Saturday, February 5, 2011

Medical Education System

The education system I've been introduced to in my graduate medical college is different, to say the least, to what I've been used to. 
Having affording parents who were willing to spend on their daughter, I have spent 5 years studying in the Cambridge system, which is in my opinion quite different from our own board. So the greatest challenge was probably accepting the fact that cramming is more important than understanding, because understanding alone won't get you marks, but cramming alone can. I still cannot, cannot, cannot, get over it. The few girls who I shared that with in the beginning couldn't understand what I meant by 'understanding' (honestly, they looked at me like I spoke a language they knew little), so I refrained from mentioning it ever again. My ever practical parents and uncle think I'm overreacting-- its a fact, no one else is complaining are they? Live with it. Plus I figure the only way to change this system is to do CSS later, so till then, I may as well keep my head down and cram, cram CRAM!

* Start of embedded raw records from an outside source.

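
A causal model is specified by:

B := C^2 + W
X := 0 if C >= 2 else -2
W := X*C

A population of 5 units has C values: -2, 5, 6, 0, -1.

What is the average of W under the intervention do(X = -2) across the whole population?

Every unit gets X=-2 under the intervention. W values become 4, -10, -12, 0, 2; E[W|do(X=-2)] = -3.2.

-3.2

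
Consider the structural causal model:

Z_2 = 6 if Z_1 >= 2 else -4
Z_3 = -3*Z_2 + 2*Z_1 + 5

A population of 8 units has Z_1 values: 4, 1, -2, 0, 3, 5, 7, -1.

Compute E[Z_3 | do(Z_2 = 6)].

-8.75

do(Z_2=6) breaks Z_2's dependence on Z_1. With Z_2=6 fixed, Z_3 across the units is -5, -11, -17, -13, -7, -3, 1, -15, mean -8.75.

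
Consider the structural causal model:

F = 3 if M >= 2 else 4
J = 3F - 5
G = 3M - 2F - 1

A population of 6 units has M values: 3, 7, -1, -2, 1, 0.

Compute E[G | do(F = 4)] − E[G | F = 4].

5.5

do(F=4) breaks F's dependence on M. With F=4 fixed, G across the units is 0, 12, -12, -15, -6, -9, mean -5.
E[G|F=4] averages over only the 4 units with F=4 (M = -1, -2, 1, 0): G = -12, -15, -6, -9, mean -10.5.
Difference = -5 − (-10.5) = 5.5.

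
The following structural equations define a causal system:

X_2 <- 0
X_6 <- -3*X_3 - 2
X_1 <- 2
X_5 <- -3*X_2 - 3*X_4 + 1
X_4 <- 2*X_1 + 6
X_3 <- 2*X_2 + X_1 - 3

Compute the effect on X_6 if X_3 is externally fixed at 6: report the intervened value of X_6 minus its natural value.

The intervention breaks the incoming arrows to X_3: X_3 <- 2*X_2 + X_1 - 3 no longer applies, and X_3 = 6.
X_6 = -3*X_3 - 2  [with X_3=6]  = -20
Without intervention: X_3 = 2*X_2 + X_1 - 3  [with X_2=0, X_1=2]  = -1; X_6 = -3*X_3 - 2  [with X_3=-1]  = 1.
Change = -20 − 1 = -21.

-21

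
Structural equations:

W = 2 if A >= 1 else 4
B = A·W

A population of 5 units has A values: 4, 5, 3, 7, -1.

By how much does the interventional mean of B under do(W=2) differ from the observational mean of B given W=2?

The intervention sets W=2 in all 5 units regardless of A. Recomputing B per unit gives 8, 10, 6, 14, -2; average 7.2.
Conditioning on W=2 selects the 4 unit(s) with A ∈ {4, 5, 3, 7}. Their B values: 8, 10, 6, 14. Mean = 9.5.
Difference = 7.2 − 9.5 = -2.3.

-2.3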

I've always preferred self study, which is a great help now, as I can build my own concepts as I go, and am not dependent on my teachers for the concepts part of study. My disbelief was not to be masked when I first realized we would be cramming biochemistry for the tests!! Never in my life has it crossed my mind that it was possible to cram chemistry! Yet here I am, doing it. For me, it is like massacring the dignity of chemistry as a science. 
The thing is, that no matter how objective they make the paper, there is little problem solving or any kind of application of concepts. The main requirement is the description of concepts, which is best crammed word by word from the respective teacher's favorite book. So when one of my classmates was asked to tell us what she knew about optical isomers, her answer was excellent, yet when I asked her why the isomers behave as such, she was absolutely speechless...she could not understand why I would want to know that. 


By talking to her, I realized that most of the girls who made it into medical college have never been introduced to the word concept before, and if any of the teachers mentions it now, it is only as an ideal, not expecting it to be implemented. Any understanding is an achievement on the students' part, not the undergraduate education system's.